Two Bellevue College students, Esti Katzevman and Kate Goldstein, are seeking to re-launch the dormant Jewish Student Union (JSU) club on campus this year.
Goldstein, who was attempting to join JSU herself, got the idea after finding out about the club’s current situation. “I found a Facebook group and told them how happy I was to find them,” she said, “and the president wrote me back and said all the club members had graduated.”
Katzevman has a similar story. “I got really excited when I found out there was a JSU club,” she said. “When I emailed them, no one emailed back. When I found out it was dormant, I decided to restart it.”
Initially, Goldstein and Katzevman didn’t know about each other. It was only as they were both working to restart the club that they found each other and started working together.
Goldstein and Katzevman believe the existence of JSU on campus is important. “It’s about representation and accessibility for Jews and anyone curious about Jewishness,” Goldstein said. “We want to create a safe space for people to land and feel represented.”
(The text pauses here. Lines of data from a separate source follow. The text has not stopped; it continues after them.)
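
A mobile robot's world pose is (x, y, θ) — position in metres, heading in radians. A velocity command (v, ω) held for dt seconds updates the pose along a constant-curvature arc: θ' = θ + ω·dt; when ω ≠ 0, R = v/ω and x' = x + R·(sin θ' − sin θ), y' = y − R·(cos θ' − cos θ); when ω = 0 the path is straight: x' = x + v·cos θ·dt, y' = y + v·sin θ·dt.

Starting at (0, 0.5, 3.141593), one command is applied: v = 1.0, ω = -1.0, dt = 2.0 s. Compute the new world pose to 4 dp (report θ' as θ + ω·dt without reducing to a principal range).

(-0.9093, 1.9161, 1.1416)

θ' = 3.1416 + -1.0·2.0 = 1.1416
R = v/ω = 1.0/-1.0 = -1.0000
x' = 0 + -1.0000·(sin 1.1416 − sin 3.1416) = -0.9093
y' = 0.5 − -1.0000·(cos 1.1416 − cos 3.1416) = 1.9161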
Although no formal meeting schedule has yet been made, Goldstein emphasized that JSU is planned to be low commitment, saying the club might meet online once a month, and maybe get together once a quarter in person for a Shabbat dinner. They also plan to keep the Facebook group that has the group members’ contact information.
Another goal that Goldstein and Katzevman have is for the club to be inclusive. “Anyone is welcome to reach out to us,” she said. “They don’t have to be Jewish.”
Relating to inclusivity, Katzevman and Goldstein discussed their different Jewish backgrounds. Goldstein comes from “Reformed Judaism,” which is a more liberal form of Judaism. “I go to synagogue in my blue jeans,” she said. This contrasts with Katzevman, who describes herself as “Modern Orthodox.” “I’ve only ever been to very small Jewish private schools, so Bellevue College is a big change,” she said. “Kate and I are from two different Jewish identities, but we are both still Jewish.”
Goldstein and Katzevman want to emphasize that JSU is not officially open yet and needs more people. They need at least five members for BC to declare them a club.
Goldstein wants the club to be kept alive after it is launched. “We are carrying the torch right now,” she said. “In two years, I’ll be looking for another president to take that torch and carry JSU on.”